By Rady Ananda
“On May 4, 1970, the Ohio National Guard opened fire into a busy college campus during a school day. A total of 67 shots were fired in 13 seconds. Four students: (L to R) Allison Krause, Jeffrey Miller, William Schroeder, and Sandra Scheuer were killed. Nine students were wounded.” Kent May 4 Center
Their crime? Protesting the illegal Viet Nam war and President Nixon’s decision to invade Cambodia. The CIA needed product, after all.

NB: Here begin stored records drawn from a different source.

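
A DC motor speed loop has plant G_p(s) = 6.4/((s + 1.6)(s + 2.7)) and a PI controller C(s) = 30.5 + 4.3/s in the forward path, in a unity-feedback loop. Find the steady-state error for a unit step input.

The open loop C(s)G_p(s) has a pole at the origin (type 1), so the static position error constant is infinite and e_ss = 1/(1+∞) = 0.

0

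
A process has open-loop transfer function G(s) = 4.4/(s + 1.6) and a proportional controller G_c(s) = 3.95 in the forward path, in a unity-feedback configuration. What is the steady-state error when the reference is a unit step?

The loop is type 0. Static position error constant K_pos = G_c(0)·G(0) = 3.95·2.75 = 10.86.
Steady-state error to a unit step: e_ss = 1/(1+K_pos) = 1/11.86 = 0.0843.

0.0843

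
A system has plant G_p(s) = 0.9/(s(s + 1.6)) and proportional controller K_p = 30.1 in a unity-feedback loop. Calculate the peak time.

From 1 + K_pG_p(s) = 0: s² + 1.6s + 27.09 = 0 ⇒ ω_n = 5.205, ζ = 0.1537.
Damped frequency ω_d = ω_n√(1−ζ²) = 5.143 rad/s, so peak time T_p = π/ω_d = 0.611 s.

T_p = 0.611 s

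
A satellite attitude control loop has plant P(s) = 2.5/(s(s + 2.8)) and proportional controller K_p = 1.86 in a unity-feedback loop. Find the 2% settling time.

From 1 + K_pP(s) = 0: s² + 2.8s + 4.65 = 0 ⇒ ω_n = 2.156, ζ = 0.6492.
2% settling time T_s ≈ 4/(ζω_n) = 4/1.4 = 2.86 s.

T_s ≈ 2.86 s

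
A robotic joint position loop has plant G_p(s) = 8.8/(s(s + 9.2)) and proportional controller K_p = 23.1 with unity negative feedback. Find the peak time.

T_p = 0.233 s

From 1 + K_pG_p(s) = 0: s² + 9.2s + 203.3 = 0 ⇒ ω_n = 14.26, ζ = 0.3226.
Damped frequency ω_d = ω_n√(1−ζ²) = 13.5 rad/s, so peak time T_p = π/ω_d = 0.233 s.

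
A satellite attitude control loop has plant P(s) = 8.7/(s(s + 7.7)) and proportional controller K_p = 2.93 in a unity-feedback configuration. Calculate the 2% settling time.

T_s ≈ 1.04 s

From 1 + K_pP(s) = 0: s² + 7.7s + 25.49 = 0 ⇒ ω_n = 5.049, ζ = 0.7625.
2% settling time T_s ≈ 4/(ζω_n) = 4/3.85 = 1.04 s.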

And that’s where the heroin was.
In this 2007 interview, one of the wounded, Alan Canforah, describes the events of that day, playing the audio tape that captured the order to shoot unarmed civilians:
This horrendous opening to the new decade followed the political assassinations of the 1960s — a clear message from elites that they would use all means necessary to maintain control.
Yesterday, the Columbus Free Press wrote:
“In the first issue of the Free Press, the October 11, 1970 issue, a Free Press opinion …. went on to point out the obvious facts: ‘…a film of the shootings shown on a northern Ohio TV station on the night of May 4th shows the guardsmen retreating up the slope, then turning, kneeling, firing a volley, and rising to fire a few more scattered shots before regrouping and going over the hill. Panic may have aided in the shootings, but it was not the cause. THE GUARDSMEN FIRED ON ORDER, and the men who gave the order and the others who carried it out are free.’
“Of course, the same could be said of George W. Bush and Dick Cheney who waged an illegal war against the people of Iraq and murdered over a million civilians, yet still walk free. And the war endures under President Obama. The Kent State precedent of letting known murderers move among us set the stage for the smiley-face pro-torture policies of the Bush years….
“When [Governor] Jim Rhodes died, the Free Press made a Freedom of Information Act (FOIA) request from his FBI file. Here we learned the dirty truth of Rhodes’ ties to the mob and the FBI’s use of that information, some would call it blackmail, to win concessions from the governor. As the Free Press wrote in 2003, a January 14, 1963 memo noted that: “He [Rhodes] is completely controlled by an SAC [Special Agent in Charge] contact, and we have full assurances that everything we need will be made available promptly. Our experience proves this assertion.”
“The FOIA file revealed that the SAC contact was none other than Robert H. Wolfe, publisher of the Columbus Dispatch. Dispatch reporter Bob Ruth had earlier disclosed to the Free Press that Rhodes had run a gambling operation in the OSU campus area….
“The FBI would cut the corrupt numbers man Rhodes all the slack he needed because: ‘He is a friend of law enforcement and believes in honest, hard-hitting law enforcement. He respects and admires [the] FBI.’
“In 2007, the Free Press decried “The lethal media silence on Kent State’s smoking guns” in an article I co-wrote with Harvey Wasserman. When tape-recorded evidence surfaced 37 years after the fact proving the original Free Press editorial to be correct, the mainstream for-profit corporate media, including the Dispatch, ignored it.
“Rhodes’ good friends in the FBI had in their possession a tape that documented that the guardsmen were ordered to fire. Prior to the shootings, Terry Strubbe, a Kent State student had hung a microphone out of his dorm window and captured 20 seconds of sound, including the gunfire. In an amplified version of the tape, a Guard officer is heard shouting: ‘Right here! Get set! Point! Fire!’
“Those, like the Free Press, who argued that there was an order to shoot the students were dismissed per standard mainstream media protocol as ‘conspiracy theorists….’
“Four remain dead in Ohio and justice remains unserved.”
In Analysis of 40-year-old tape may reveal whether Ohio Guardsmen were ordered to fire on Kent State protesters, Plain Dealer writer John Mangles reports:
“The chilling 30-minute tape is the only known audio that captured sounds before the shootings, the 13-second fusillade and its chaotic aftermath….
“Acoustic technology has advanced considerably in the 36 years since the recording was previously examined.
“During that time, Strubbe has kept the tape in a climate-controlled bank vault. ‘He knew it was an historical document and was important,’ said his friend Joe Bendo. ‘He could have sold it. He wanted to make sure it was used in a factual and appropriate way.’
“Bendo, an Akron psychologist and sometime-TV commercial and music producer, is collaborating with Strubbe to have the tape analyzed.
“They have commissioned a Los Angeles film archivist to convert its contents to a digital format, and to reduce background noise. Acoustic forensics experts then will try to determine if a firing order is audible. Bendo said he and Strubbe hope to produce a documentary later this year that will reveal the findings.”
It’s not likely that anyone will ever be prosecuted for the murder of unarmed civilians, given the illegal invasions conducted today by the US government, given the criminal use of torture by those in authority, and given President Obama’s approval that US citizens may be assassinated by the CIA, abbrogating the Rule of Law and our protections under the US Constitution.